Sin embargo, los mistéricos tendrán siempre la objeción de los clarificantes. Ya hemos leído en Más Platón y menos Prozac de Lou Marinoff que la filosofía no debería ser intimidante, incomprensible o extremadamente difícil. Más bien, deberíamos promover el encuentro fructífero de la filosofía con los problemas habituales de la vida, como los relativos al amor, al trabajo y a las vicisitudes del diario vivir. La filosofía encuentra su legitimación si desciende de su cielo abigarrado y si logra responder a las demandas de la vida actual. Al contrario de lo que afirma Hegel, la filosofía no debería ser esotérica, sino exotérica. La filosofía halla su validez en el servicio que le presta a las preocupaciones de todas las personas, en el entendido de que su propio asunto y ámbito temático no deben restringirse a ella misma, como si de una mónada leibniziana sin puertas y ventanas se tratase. Un filosofar que solo importe a los filósofos estaría así condenado de suyo a su propia autoculpable extinción. 

A no dudarlo, existen presiones (económicas, presupuestarias y de la organización académica de las universidades) que inciden en esta demanda oportunista. Por ello, hay miembros del gremio que, no solo venden a la filosofía por un plato de lentejas, sino que quisieran transformar las escuelas y departamentos de filosofía en lugares abiertos a cualquier tipo de discurso, con el fin de que los filósofos abandonen su postura esotérica y se transformen en intelectuales actuales y relevantes. Al menos Marinoff hallaba algunos usos prácticos en los clásicos. Empero, la nueva arenga reza de esta forma: menos Platón, menos filosofía… Más interdisciplinariedad que difumine toda pretensión de exclusividad de ese saber que solo nos ha legado obras prohibitivas, no aptas para el Pöbel. Menos tratados arduos como la Fenomenología del Espíritu de Hegel, Ser y tiempo de Heidegger, la Metafísica de Aristóteles, el Sofista de Platón y el Zaratustra de Nietzsche. Más filosofía aplicada, integrada y práctica. Menos preguntas y más soluciones. Menos enigmas arcanos y más clarificaciones y evidencias. 

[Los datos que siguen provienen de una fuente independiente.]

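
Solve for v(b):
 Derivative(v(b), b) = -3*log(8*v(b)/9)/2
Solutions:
 2*Integral(1/(log(_y) - 2*log(3) + 3*log(2)), (_y, v(b)))/3 = C1 - b


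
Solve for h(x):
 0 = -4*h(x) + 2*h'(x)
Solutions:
 h(x) = C1*exp(2*x)


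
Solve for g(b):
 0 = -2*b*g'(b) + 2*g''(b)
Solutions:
 g(b) = C1 + C2*erfi(sqrt(2)*b/2)


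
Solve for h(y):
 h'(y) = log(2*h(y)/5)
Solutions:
 -Integral(1/(log(_y) - log(5) + log(2)), (_y, h(y))) = C1 - y


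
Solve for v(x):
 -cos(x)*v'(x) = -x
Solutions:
 v(x) = C1 + Integral(x/cos(x), x)


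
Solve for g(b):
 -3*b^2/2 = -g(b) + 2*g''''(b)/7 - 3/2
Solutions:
 g(b) = C1*exp(-2^(3/4)*7^(1/4)*b/2) + C2*exp(2^(3/4)*7^(1/4)*b/2) + C3*sin(2^(3/4)*7^(1/4)*b/2) + C4*cos(2^(3/4)*7^(1/4)*b/2) + 3*b^2/2 - 3/2


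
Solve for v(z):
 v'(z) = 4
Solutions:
 v(z) = C1 + 4*z


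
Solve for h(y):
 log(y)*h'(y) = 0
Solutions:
 h(y) = C1


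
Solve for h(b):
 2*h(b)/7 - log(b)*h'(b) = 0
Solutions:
 h(b) = C1*exp(2*li(b)/7)


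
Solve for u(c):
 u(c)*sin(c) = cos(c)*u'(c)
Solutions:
 u(c) = C1/cos(c)


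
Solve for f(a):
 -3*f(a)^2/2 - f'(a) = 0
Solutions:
 f(a) = 2/(C1 + 3*a)


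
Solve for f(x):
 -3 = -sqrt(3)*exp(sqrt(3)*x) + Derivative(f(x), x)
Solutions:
 f(x) = C1 - 3*x + exp(sqrt(3)*x)


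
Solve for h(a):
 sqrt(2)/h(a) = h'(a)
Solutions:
 h(a) = -sqrt(C1 + 2*sqrt(2)*a)
 h(a) = sqrt(C1 + 2*sqrt(2)*a)


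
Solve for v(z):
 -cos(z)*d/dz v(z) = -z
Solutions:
 v(z) = C1 + Integral(z/cos(z), z)


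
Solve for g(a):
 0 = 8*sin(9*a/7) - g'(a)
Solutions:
 g(a) = C1 - 56*cos(9*a/7)/9


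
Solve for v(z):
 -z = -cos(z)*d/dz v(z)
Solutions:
 v(z) = C1 + Integral(z/cos(z), z)


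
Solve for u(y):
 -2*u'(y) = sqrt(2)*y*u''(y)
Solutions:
 u(y) = C1 + C2*y^(1 - sqrt(2))


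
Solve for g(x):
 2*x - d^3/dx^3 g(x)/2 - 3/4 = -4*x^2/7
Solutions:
 g(x) = C1 + C2*x + C3*x^2 + 2*x^5/105 + x^4/6 - x^3/4


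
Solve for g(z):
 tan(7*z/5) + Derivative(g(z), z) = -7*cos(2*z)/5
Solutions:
 g(z) = C1 + 5*log(cos(7*z/5))/7 - 7*sin(2*z)/10


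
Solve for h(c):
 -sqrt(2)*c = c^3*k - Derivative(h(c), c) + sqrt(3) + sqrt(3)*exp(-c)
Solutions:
 h(c) = C1 + c^4*k/4 + sqrt(2)*c^2/2 + sqrt(3)*c - sqrt(3)*exp(-c)


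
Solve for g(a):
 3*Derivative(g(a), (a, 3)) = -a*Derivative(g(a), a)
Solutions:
 g(a) = C1 + Integral(C2*airyai(-3^(2/3)*a/3) + C3*airybi(-3^(2/3)*a/3), a)


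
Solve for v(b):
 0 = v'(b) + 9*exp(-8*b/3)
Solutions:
 v(b) = C1 + 27*exp(-8*b/3)/8


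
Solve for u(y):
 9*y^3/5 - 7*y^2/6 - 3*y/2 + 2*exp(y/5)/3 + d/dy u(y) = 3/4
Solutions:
 u(y) = C1 - 9*y^4/20 + 7*y^3/18 + 3*y^2/4 + 3*y/4 - 10*exp(y/5)/3


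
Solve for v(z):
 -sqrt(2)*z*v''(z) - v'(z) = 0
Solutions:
 v(z) = C1 + C2*z^(1 - sqrt(2)/2)


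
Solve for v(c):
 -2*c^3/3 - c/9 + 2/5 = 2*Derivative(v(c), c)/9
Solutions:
 v(c) = C1 - 3*c^4/4 - c^2/4 + 9*c/5


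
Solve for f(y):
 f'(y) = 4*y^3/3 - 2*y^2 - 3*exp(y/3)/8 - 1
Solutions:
 f(y) = C1 + y^4/3 - 2*y^3/3 - y - 9*exp(y/3)/8


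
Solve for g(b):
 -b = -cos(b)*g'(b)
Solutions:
 g(b) = C1 + Integral(b/cos(b), b)


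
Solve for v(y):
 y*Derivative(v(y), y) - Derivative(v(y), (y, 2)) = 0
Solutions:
 v(y) = C1 + C2*erfi(sqrt(2)*y/2)


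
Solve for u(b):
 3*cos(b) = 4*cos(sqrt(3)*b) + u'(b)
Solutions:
 u(b) = C1 + 3*sin(b) - 4*sqrt(3)*sin(sqrt(3)*b)/3


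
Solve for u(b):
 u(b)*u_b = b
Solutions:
 u(b) = -sqrt(C1 + b^2)
 u(b) = sqrt(C1 + b^2)


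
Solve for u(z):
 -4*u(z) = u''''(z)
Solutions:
 u(z) = (C1*sin(z) + C2*cos(z))*exp(-z) + (C3*sin(z) + C4*cos(z))*exp(z)


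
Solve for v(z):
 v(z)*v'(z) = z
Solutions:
 v(z) = -sqrt(C1 + z^2)
 v(z) = sqrt(C1 + z^2)


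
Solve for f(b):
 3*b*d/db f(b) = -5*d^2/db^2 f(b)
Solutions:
 f(b) = C1 + C2*erf(sqrt(30)*b/10)


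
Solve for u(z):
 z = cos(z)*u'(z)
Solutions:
 u(z) = C1 + Integral(z/cos(z), z)


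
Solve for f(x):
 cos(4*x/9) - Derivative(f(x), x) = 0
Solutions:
 f(x) = C1 + 9*sin(4*x/9)/4


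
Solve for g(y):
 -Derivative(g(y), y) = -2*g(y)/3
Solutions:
 g(y) = C1*exp(2*y/3)


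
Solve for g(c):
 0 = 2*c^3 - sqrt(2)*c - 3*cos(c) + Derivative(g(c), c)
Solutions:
 g(c) = C1 - c^4/2 + sqrt(2)*c^2/2 + 3*sin(c)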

Por razones en las que no cabe ahondar por el momento, mis convicciones están con Hegel: el asunto de la filosofía es autónomo, independiente y, por la misma razón, siempre urgente y fundamental. Pero la filosofía es una actividad extraña. Y la prueba más contundente de esto es que dentro de sus filas es posible encontrar a trabajadores abnegados que se dedican a combatir la misma posibilidad del pensamiento filosófico y el derecho de la filosofía a una existencia libre y autónoma. Es un asunto tan antiguo como la filosofía misma; el mismo que movió hace siglos a Aristóteles a escribir una exhortación a la filosofía (el Protréptico) y a batirse, mandoble en mano, contra sus empequeñecidos menospreciadores. 

Concedamos, con todo, que el panorama del choque de las opiniones es desolador, puesto que nos ofrece, por un lado, al alma bella que todo lo juzga desde una posición ideológica emborrachada de moralina que imita la vocación del eremita y se guarda en la cueva de la contemplación del intelectual dizque sublime; por otro lado, está el espíritu vil activista que se cree representante de una humanidad verdadera sin contagios ideológicos, alejada del intelectualismo palabrero y ocioso de la alta cultura. Una y otra actitud conforman una unidad quiasmática en su antagonismo, y se necesitan simbióticamente para seguir subsistiendo. Sostengo que la filosofía no hace parte de ninguna de ellas. 

En otro lugar he defendido la tesis de que haríamos bien en no unirnos a la vocinglería que exige la constante toma de posición sobre los trending topics. En ese ámbito mostrenco de la llamada opinión pública han desaparecido del panorama los filósofos. Se trata de una desaparición por partida doble, pues frente a quienes guardan silencio y se han atrincherado en la parcela de su conocimiento experto, están los que opinan sobre casi todo, pero sin que sus intervenciones puedan distinguirse —en cuanto voz filosófica— de las opiniones de los indignados y de los predicadores del apocalipsis. Se puede comprender de antemano por qué esta exigencia de que la filosofía se abstenga de tales posicionamientos levanta sospechas entre quienes acusan en ello solipsismo disciplinar, sordera autoculpable, irrelevancia escogida de forma irresponsable y provincialismo. 

Baste decir, por lo pronto, que el ejercicio de estilo de la pieza concebida para un amplio público de lectores, lejos de tórpido, ha menester de cierta concreción, cuyo dominio es trabajo arduo y espinoso. No quiero negar que existen asuntos espinosos relacionados con la divulgación y popularización de la filosofía, de forma que la dialéctica entre su carácter esotérico y sus alcances exotéricos no puede tan simplemente darse por saldada o reconciliada. Pero lo cierto es que el repertorio de posibilidades expresivas de la filosofía es más amplio que la monografía teórica y el paper hemorográfico, como lo demuestra el ejercicio ensayístico de la pieza breve para el amplio público que en el pasado practicaron magistralmente Kierkegaard, Marx, Santayana, Sartre, Camus y Ortega y Gasset, entre muchos otros. En fin, que es posible lanzar un proyecto de escritura filosófica que se abstenga de toda aquella fantasmagoría anclada en la contraposición pendulante entre la doxa y la episteme. Está la posibilidad de arrancarse de los antagonismos usuales y de hacer de la escritura una operación fresca, inusitada y al entero servicio del pensamiento. 

De ahí esta apología de la propia escritura.